Need help on setting up Master/Slave Elixir service architecture

nikhilbelchada · September 14, 2019, 4:44pm

Hello Community,

We are relatively new to elixir. So far we have couple of standalone services running on production and they are performing exceptionally well

Now moving forward to next service we have this use case for which couldn’t able to figure out the right way to implement this in elixir.

Here our service act as communicator between the third party source and our kafka stream, where we receive data from third party via TCP and we push data to kafka to be consumed by other services. This third party source has 2 instances, one as primary and second as backup, which we can use in case we don’t receive data from primary. The communicator service will be deployed on 2 different instances (i.e 1st instance will receive from primary and 2nd will receive from backup), so in this case if we start both communicator machines, they both will emit duplicate data to kafka which we don’t want. We want only one to be able to push to kafka and on failure or so, second should push data to kafka.

Here we want something like master slave cluster setup for our service, where master will push data to kafka and slave will be in pause state and as soon as master goes down, slave will start pushing data to kafka.

Possible solution which we thought is to use:

keepalived - to have active-pasive setup
Keep state in Redis and they use it to decide whether service should push data further or not. (this is very bad solution though)

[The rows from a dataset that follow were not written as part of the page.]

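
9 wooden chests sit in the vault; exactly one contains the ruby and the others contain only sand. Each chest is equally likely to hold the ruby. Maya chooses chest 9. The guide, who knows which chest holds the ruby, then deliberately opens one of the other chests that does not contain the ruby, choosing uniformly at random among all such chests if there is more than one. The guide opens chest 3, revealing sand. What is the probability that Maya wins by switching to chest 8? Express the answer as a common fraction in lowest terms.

8/63

Condition on the true location of the ruby.
If it is in any of chests 1, 2, 4, 5, 6, 7, and 8 (prior 1/9 each): the guide has 7 equally likely choices, so probability 1/7; weight (1/9)·(1/7) = 1/63 each.
If it is in chest 3 (prior 1/9): the guide opened chest 3, so this case is ruled out; weight (1/9)·0 = 0.
If it is in chest 9 (prior 1/9): the guide has 8 equally likely choices, so probability 1/8; weight (1/9)·(1/8) = 1/72.
The weights sum to 1/8.
So P(the ruby in chest 8 | the guide opened chest 3) = (1/63) / (1/8) = 8/63.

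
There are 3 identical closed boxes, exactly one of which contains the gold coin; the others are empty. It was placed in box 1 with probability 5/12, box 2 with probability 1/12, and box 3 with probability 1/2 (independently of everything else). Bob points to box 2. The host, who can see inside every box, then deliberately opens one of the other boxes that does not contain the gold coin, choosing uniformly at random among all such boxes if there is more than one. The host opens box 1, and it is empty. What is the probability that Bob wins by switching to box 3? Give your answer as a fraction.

Condition on the true location of the gold coin.
If it is in box 1 (prior 5/12): the host opened box 1, so this case is ruled out; weight (5/12)·0 = 0.
If it is in box 2 (prior 1/12): the host has 2 equally likely choices, so probability 1/2; weight (1/12)·(1/2) = 1/24.
If it is in box 3 (prior 1/2): the host has no choice, probability 1; weight (1/2)·1 = 1/2.
The weights sum to 13/24.
So P(the gold coin in box 3 | the host opened box 1) = (1/2) / (13/24) = 12/13.

12/13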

We think there will be better way to deal with this clustering use-case using Erlang distributed architecture.

Thanks!

tty · September 15, 2019, 9:30pm

I can think of two possible solutions. Both solutions are variations on your keepalive idea:

Distributed Applications. IMHO this is mis-named as it describes a classic active/passive failover.
Global GenServer i.e. registering the GenServer globally.

In Application:start/2 pattern match on :takeover and :failover to determine which source to pull from.

Likewise for the global GenServer solution you can determine source via sys.config or node name.

al2o3cr · September 16, 2019, 3:30am

Nodes don’t usually send out an orderly notification of their demise; what would the system use to detect “liveness”? What happens to messages that arrive before the master is declared “down”?

What happens if the system goes split-brain (due to weird local networking failures, for instance) and both instances are pushing events into Kafka?

Deciding when & how to handle failover is the hard part, the core “receive TCP and put in Kafka” logic is straightforward. You’ll want to think carefully about exactly what the goal is - keep the data flowing when the upstream primary goes down? Keep the data flowing when the primary instance of the communicator service goes down? Both? - and what guarantees that goal requires from the system.

nikhilbelchada · September 16, 2019, 4:53am

Thanks!!
I was not aware of Erlang Distributed Applications and Global GenServer. Will give it a try

nikhilbelchada · September 16, 2019, 4:53am

You have a valid point Will think on that front as well.

For us, when switch over happens it fine for us if both master slave instances sends data to kafka for some duration (may be 3-5 min but not more than that). So we wanted mechanism to reliably do switch over in max 5 min.